= Lissa Martinez =

American ocean engineer

Lissa Ann Martinez is an American ocean engineer and consultant from San Antonio, Texas. During her career, she has worked on policy-based solutions for environmental challenges. Following her graduation from the Massachusetts Institute of Technology (MIT), Martinez worked as a federal employee for the US Maritime Administration and the US Coast Guard. Her focus was shipping-related pollution control, maritime health, and safety. Martinez has also worked for the National Research Council and was on MIT's board of trustees. In San Antonio, she has been involved with urban forestry initiatives.

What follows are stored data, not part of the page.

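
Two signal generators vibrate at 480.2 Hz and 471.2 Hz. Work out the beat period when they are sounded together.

f_beat = |480.2 − 471.2| = 9 Hz.
Beat period T = 1 / f_beat = 1 / 9 s.

0.111 s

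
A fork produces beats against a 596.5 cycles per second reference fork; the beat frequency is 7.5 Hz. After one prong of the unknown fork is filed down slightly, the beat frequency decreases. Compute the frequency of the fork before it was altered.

|f − 596.5| = 7.5, so the fork was at either 589 Hz or 604 Hz.
Filing a prong removes mass and raises the fork's frequency; the adjustment raises the fork's frequency.
The beat rate fell, so the adjustment moved the fork toward 596.5 Hz — it must have started below the reference.

589 Hz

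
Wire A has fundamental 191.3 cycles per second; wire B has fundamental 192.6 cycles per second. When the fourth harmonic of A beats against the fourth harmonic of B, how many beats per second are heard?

5.2 Hz

Fourth harmonic of the first: 4·191.3 = 765.2 Hz.
Fourth harmonic of the second: 4·192.6 = 770.4 Hz.
f_beat = |765.2 − 770.4| = 5.2 Hz.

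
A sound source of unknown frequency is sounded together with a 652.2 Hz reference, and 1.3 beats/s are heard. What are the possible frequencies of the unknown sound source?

650.9 Hz or 653.5 Hz

|f − 652.2| = 1.3, so f = 652.2 ± 1.3.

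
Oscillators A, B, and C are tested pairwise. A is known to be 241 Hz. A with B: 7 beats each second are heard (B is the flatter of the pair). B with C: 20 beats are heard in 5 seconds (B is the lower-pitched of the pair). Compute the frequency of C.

238 Hz

B is below A, so f_B = 241 − 7 = 234 Hz.
B–C: Beat frequency = 20/5 = 4 Hz.
C is above B, so f_C = 234 + 4 = 238 Hz.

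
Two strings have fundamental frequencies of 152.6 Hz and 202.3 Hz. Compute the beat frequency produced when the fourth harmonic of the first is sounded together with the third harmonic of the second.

Fourth harmonic of the first: 4·152.6 = 610.4 Hz.
Third harmonic of the second: 3·202.3 = 606.9 Hz.
f_beat = |610.4 − 606.9| = 3.5 Hz.

3.5 Hz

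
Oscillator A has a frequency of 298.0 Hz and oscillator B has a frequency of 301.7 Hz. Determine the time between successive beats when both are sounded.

f_beat = |298.0 − 301.7| = 3.7 Hz.
Beat period T = 1 / f_beat = 1 / 3.7 s.

0.270 s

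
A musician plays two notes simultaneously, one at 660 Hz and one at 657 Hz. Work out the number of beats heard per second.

f_beat = |f₁ − f₂|.
|660 − 657| = 3 Hz.

3 Hz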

== Early life and education ==
Lissa Ann Martinez was born in San Antonio, Texas on July 15, 1954. Her father, Edmundo O. Martinez, was a US Marine Corps Staff Sergeant. She graduated from Jefferson High School and won a scholarship to MIT. Martinez graduated from MIT in 1976 with a bachelor's degree in ocean engineering. She earned her master's degree in technology and public policy from MIT's Department of Ocean Engineering in 1980. Her thesis was "Hazardous Chemical Incineration at Sea: A Disposal Alternative for the United States" and her thesis supervisor was Judith Tegger Kildow.

== Engineering career ==
From 1976 to 1994, Martinez's work focused on shipping-related pollution control and maritime health and safety. She started her career as a general engineer at the US Maritime Administration's Office of Ship Construction in 1976. Martinez was a member of the United States Interagency Ad Hoc Work Group for the Chemical Waste Incinerator Ship Program. Martinez and Daniel Leubecker's paper "Chemical Waste Incinerator Ships - The Interagency Program to Develop a Capability in the United States" was presented at a Society of Naval Architects and Marine Engineers meeting in 1981. She continued working for the Maritime Administration until 1983. She was elected as the first Fellow of the National Academy of Engineering in 1984. Martinez worked for the US Coast Guard as a staff mechanical engineer from 1985 to 1988. As a staff officer for the National Research Council, she worked on US compliance with an international agreement to reduce oceanic plastic pollution. She established a private consulting practice specializing in maritime environmental protection and safety beginning in mid-1988.

Following her work as a federal employee, Martinez continued on in the same field as a consulting engineer. She was a founding member of the DC chapter of the Society of Hispanic Professional Engineers. In 1997, Martinez was elected to a five-year term on MIT's board of trustees.

== Urban forestry in San Antonio ==
Following flooding incidents in 1998 and 2003, Martinez turned her focus to urban forestry. She attended the 2003 National Urban Forest Conference, participated in tree inventories and tree plantings, and measured Champion Trees. In 2009, Martinez trained as a Texas master naturalist. In San Antonio, she worked with organizations dedicated to local creek cleanup. She conducted tours of Olmos Creek and monitored water quality through the citizen science testing initiative Texas Stream Team.

After reading the San Antonio Climate Action & Adaptation Plan (CAAP) and finding nothing on trees and forestry, Martinez volunteered to help with the plan.

== Personal life ==
Martinez married Brian Hughes, who she met as a fellow undergraduate at MIT. They had two sons. While living in Takoma Park, Maryland in 1991, Martinez was a member of a task force that created new election districts, leading to changes in the law allowing non-citizens to vote in city elections. Martinez and Hughes moved back to San Antonio in the 1990s. Beginning in the late 1990s, they started investing in high-tech companies in San Antonio. They also represented MIT by recruiting and interviewing students from the area. Martinez lives in Castle Hills.